Ilse Bindseil

Jenseits des Lustprinzips

Freud bezeichnet die Menschen als »unermüdliche Lustsucher«. In dieser Zuschreibung findet er für lange Zeit die Formel, die ihr Tun schlüssig, wenn auch über Umwege, Ableitungen, aus ihrem Wollen erklärt. Später, als die bürgerliche Differenziertheit seines Zeitalters in sich zusammenfällt, sieht er sich genötigt, ein Jenseits des Lustprinzips ins Auge zu fassen, das der entdifferenzierten Welt eher gerecht wird. Es erscheint wie die unpersönliche Welt der Materie, die, wenn überhaupt, von der Lust beherrscht wird, sich ins Anorganische zurückzuverwandeln, in das also, was sie gewesen ist und wohin sie, Lust hin oder her, aufgrund der abnehmenden Lebendigkeit, die ihr innewohnt, ohnehin sich bewegt; Stichwort: Kältetod, Entropie.

Was im Zen-Buddhismus durch Erleuchtung erreicht wird, läßt sich vielleicht nicht ganz verkehrt ebenfalls als ein Jenseits des Lustprinzips charakterisieren. Erreicht wird – folgt man den Auskünften, die das ohne eigene Erfahrung Nicht-Nachvollziehbare der Erleuchtung beschreiben, und synthetisiert sie mit den eigenen Grenzerfahrungen theoretischer und praktischer Art, wie sie im Leben, sofern man nicht völlig blockiert, nicht ausbleiben – ein Zustand, der von der Bindung an ein persönliches Prinzip der Lust oder Prinzip der persönlichen Lust, genauer an ein qua Lust persönliches Prinzip befreit. Diesem ist es schon sozusagen in der Formulierung eingeschrieben, daß es mit der Person nicht identisch zu setzen ist, und diese spürbare Diskrepanz macht es wiederum möglich, überhaupt ein Jenseits zu ahnen, das mit dem vom Zen in der Meditation angestrebten übereinstimmen könnte – übereinstimmen in jenem Sinn, daß wir es allererst fassen, es uns ein wenig klarmachen können.

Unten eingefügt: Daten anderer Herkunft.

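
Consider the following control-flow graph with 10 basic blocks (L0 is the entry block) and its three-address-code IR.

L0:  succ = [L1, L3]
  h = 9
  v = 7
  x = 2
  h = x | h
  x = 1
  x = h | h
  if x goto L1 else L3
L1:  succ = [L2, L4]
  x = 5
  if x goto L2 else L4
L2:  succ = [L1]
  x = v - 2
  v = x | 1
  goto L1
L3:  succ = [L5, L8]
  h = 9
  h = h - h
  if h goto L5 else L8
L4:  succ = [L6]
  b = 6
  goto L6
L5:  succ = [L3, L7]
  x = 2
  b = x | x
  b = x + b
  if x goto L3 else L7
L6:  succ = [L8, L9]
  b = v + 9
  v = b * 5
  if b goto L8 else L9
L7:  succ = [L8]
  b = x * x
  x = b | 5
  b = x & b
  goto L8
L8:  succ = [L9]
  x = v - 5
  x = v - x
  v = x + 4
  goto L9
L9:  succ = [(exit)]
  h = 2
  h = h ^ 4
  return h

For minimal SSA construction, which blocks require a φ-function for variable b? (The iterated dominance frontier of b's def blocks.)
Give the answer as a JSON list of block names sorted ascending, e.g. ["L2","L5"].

Answer: ["L3", "L8", "L9"]

Working:
idom tree: L1←L0 L2←L1 L3←L0 L4←L1 L5←L3 L6←L4 L7←L5 L8←L0 L9←L0
Dom at joins:
  L1: preds {L0,L2}: {L0} ∩ {L0,L1,L2} = {L0}; idom=L0
  L3: preds {L0,L5}: {L0} ∩ {L0,L3,L5} = {L0}; idom=L0
  L8: preds {L3,L6,L7}: {L0,L3} ∩ {L0,L1,L4,L6} ∩ {L0,L3,L5,L7} = {L0}; idom=L0
  L9: preds {L6,L8}: {L0,L1,L4,L6} ∩ {L0,L8} = {L0}; idom=L0

DF walk-up:
  join L1 pred L0: · stop@L0
  join L1 pred L2: L2→L1 stop@L0
  join L3 pred L0: · stop@L0
  join L3 pred L5: L5→L3 stop@L0
  join L8 pred L3: L3 stop@L0
  join L8 pred L6: L6→L4→L1 stop@L0
  join L8 pred L7: L7→L5→L3 stop@L0
  join L9 pred L6: L6→L4→L1 stop@L0
  join L9 pred L8: L8 stop@L0
  L0: DF=∅
  L1: DF={L1,L8,L9}
  L2: DF={L1}
  L3: DF={L3,L8}
  L4: DF={L8,L9}
  L5: DF={L3,L8}
  L6: DF={L8,L9}
  L7: DF={L8}
  L8: DF={L9}
  L9: DF=∅

φ for b: defs {L4,L5,L6,L7}
  DF⁺ = {L3,L8,L9}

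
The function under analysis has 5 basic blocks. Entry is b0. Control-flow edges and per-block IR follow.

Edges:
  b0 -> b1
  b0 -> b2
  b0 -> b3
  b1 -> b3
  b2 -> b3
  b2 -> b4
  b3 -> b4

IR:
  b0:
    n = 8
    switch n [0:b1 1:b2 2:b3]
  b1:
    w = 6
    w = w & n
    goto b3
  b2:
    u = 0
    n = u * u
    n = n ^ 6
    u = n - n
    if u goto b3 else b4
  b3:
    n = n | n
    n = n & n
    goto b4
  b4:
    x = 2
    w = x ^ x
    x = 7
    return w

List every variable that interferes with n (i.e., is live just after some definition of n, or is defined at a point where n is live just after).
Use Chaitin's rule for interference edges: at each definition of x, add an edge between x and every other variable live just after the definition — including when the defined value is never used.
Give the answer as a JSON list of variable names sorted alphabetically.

Answer: ["u", "w"]

Analysis:
Per-block:
  b0: def={n} ue=∅
  b1: def={w} ue={n}
  b2: def={n,u} ue=∅
  b3: def={n} ue={n}
  b4: def={w,x} ue=∅

Live sets:
  b0 li=∅ lo={n}
  b1 li={n} lo={n}
  b2 li=∅ lo={n}
  b3 li={n} lo=∅
  b4 li=∅ lo=∅

Interfere edges:
  n — {u,w}
  u — {n}
  w — {n,x}
  x — {w}

N(n) = ["u", "w"]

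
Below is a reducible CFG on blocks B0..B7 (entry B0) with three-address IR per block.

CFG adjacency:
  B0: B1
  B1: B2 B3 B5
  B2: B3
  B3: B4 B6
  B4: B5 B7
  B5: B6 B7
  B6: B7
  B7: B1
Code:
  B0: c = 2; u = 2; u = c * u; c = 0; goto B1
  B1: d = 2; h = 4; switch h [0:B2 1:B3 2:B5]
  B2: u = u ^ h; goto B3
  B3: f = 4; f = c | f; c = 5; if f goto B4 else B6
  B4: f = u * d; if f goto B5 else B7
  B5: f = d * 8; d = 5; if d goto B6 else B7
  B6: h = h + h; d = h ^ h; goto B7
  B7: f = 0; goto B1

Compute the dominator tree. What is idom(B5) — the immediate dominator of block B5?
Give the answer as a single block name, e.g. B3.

Answer: B1

Derivation:
idom tree: B1←B0 B2←B1 B3←B1 B4←B3 B5←B1 B6←B1 B7←B1
Join-block Dom:
  B1: preds {B0,B7}: {B0} ∩ {B0,B1,B7} = {B0}; idom=B0
  B3: preds {B1,B2}: {B0,B1} ∩ {B0,B1,B2} = {B0,B1}; idom=B1
  B5: preds {B1,B4}: {B0,B1} ∩ {B0,B1,B3,B4} = {B0,B1}; idom=B1
  B6: preds {B3,B5}: {B0,B1,B3} ∩ {B0,B1,B5} = {B0,B1}; idom=B1
  B7: preds {B4,B5,B6}: {B0,B1,B3,B4} ∩ {B0,B1,B5} ∩ {B0,B1,B6} = {B0,B1}; idom=B1

idom(B5) = B1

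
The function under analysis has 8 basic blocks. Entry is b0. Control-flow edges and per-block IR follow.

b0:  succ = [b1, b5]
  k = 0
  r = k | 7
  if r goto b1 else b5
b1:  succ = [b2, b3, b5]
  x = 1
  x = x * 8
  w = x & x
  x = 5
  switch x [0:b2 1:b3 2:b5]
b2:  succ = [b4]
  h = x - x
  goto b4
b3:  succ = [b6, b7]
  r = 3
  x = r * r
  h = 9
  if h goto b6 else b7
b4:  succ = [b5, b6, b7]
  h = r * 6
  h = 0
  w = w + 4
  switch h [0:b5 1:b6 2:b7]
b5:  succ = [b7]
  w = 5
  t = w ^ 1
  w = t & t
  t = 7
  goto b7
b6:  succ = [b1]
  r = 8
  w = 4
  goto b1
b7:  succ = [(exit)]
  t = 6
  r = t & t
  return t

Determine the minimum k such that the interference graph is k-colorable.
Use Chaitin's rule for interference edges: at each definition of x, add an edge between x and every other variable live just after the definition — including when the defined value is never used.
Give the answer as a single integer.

Answer: 3

Derivation:
Block summaries:
  b0: {k,r} / ∅
  b1: {w,x} / ∅
  b2: {h} / {x}
  b3: {h,r,x} / ∅
  b4: {h,w} / {r,w}
  b5: {t,w} / ∅
  b6: {r,w} / ∅
  b7: {r,t} / ∅

Backward fixpoint:
  b0 li=∅ lo={r}
  b1 li={r} lo={r,w,x}
  b2 li={r,w,x} lo={r,w}
  b3 li=∅ lo=∅
  b4 li={r,w} lo=∅
  b5 li=∅ lo=∅
  b6 li=∅ lo={r}
  b7 li=∅ lo=∅

Conflict graph:
  h: {r,w}
  k: ∅
  r: {h,t,w,x}
  t: {r}
  w: {h,r,x}
  x: {r,w}

Chromatic number:
  lower bound: {h,r,w} mutually conflict ⇒ χ ≥ 3
  3-colouring: c0={k,r}  c1={t,w}  c2={h,x}
  χ = 3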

Wenngleich, aus der Perspektive des Todestriebs, der jenseits des Lustprinzips herrscht, das Lustprinzip einen geradezu optimistischen Charakter offenbart, der auf die unter seiner Herrschaft lebende Person ausstrahlt, dergestalt, daß diese sich auch beim Äußersten, Finstersten, Tödlichsten immer noch sagen kann, daß sie es ja will oder daß es ihr, wie auch immer, Lust bringt – so ist der fremdbestimmende Einfluß des Lustprinzips auf die Person doch unverkennbar. Man kann nach Belieben hin- und herschwanken, ob Freud, als er den Menschen auf den Begriff der Lust brachte, ihm, dem vielfältig Fremdbestimmten, wieder ein Zentrum zurückgegeben hat, einen Kern, oder ob er die geheime Dezentralisierung der nur vermeintlich stabilen Person entlarvt hat, ihre, selbst wenn sie ganz bei sich scheint, geheime Fremdbestimmtheit. In beiden Versionen ist offenbar, daß die Person mit sich in jenem extremen Sinn nicht identisch ist, daß sie vom Personhaften an ihr selbst getrennt ist, während alles Nichtpersonhafte bei ihr verbleibt: alles, was mit dem allgemeinen Geist zusammenhängt oder mit dem allgemeinen Körper. Vom einzigen, was nicht in Allgemeinbegriffen aufgeht, was nicht zur Selbstreflexion zu bewegen ist, woran es keinen über es hinausgehenden Zweck zu erkennen gibt, was also in einer höchst intrikaten, nämlich höchst unpersönlichen Form sie selbst ist, die Lust – von der ist sie, als einem starren, fremden Prinzip gerade getrennt. Fremd und starr ist es im Wortsinn: weil es sich nicht vermischt und so der platten, herkömmlichen Definition der Person als unvergleichlicher Mischung von Allgemeinem zuwider ist und also der Definition der Person selbst widerspricht, indem sie die von ihrer Form abgespaltene Substanz der Person zu sein beansprucht oder die von allen menschlichen Inhalten abgespaltene Form, die nur das »durchläßt«, was sich mit Lust assoziiert.

Wird die Lust so einerseits als Zentrum der Person enthüllt und zugleich eindeutig neben die Person gestellt, so kann in diesem Widerspruch, in dem durch ihn eröffneten Spielraum nämlich, das Bedürfnis entstehen, von ihr befreit zu werden. In diesem Bedürfnis schießt zusammen der »topographische« Wunsch, nicht dezentralisiert zu sein, mit dem logischen, kein Widerspruch zu sein. Wenn der Widerspruch darin besteht, daß die Person außerhalb der Person existiert oder daß das Prinzip der Person personfremd ist, dann wäre es halt schön, wenn man mit dem aufhören könnte, was sie fremd macht oder was sie dezentralisiert. Bei diesem Wunsch kann man sich auf die Person selbst stützen, ihren Begriff, der sie ja als nicht dezentral und nicht widersprüchlich, also als zusammenhängend und einheitlich formal konstituiert. Das Bedürfnis, mit dem Lustprinzip zu brechen, wäre also konform mit den Bedürfnissen der Person. Mit dem Lustprinzip zu brechen wäre deren ureigenes Bedürfnis.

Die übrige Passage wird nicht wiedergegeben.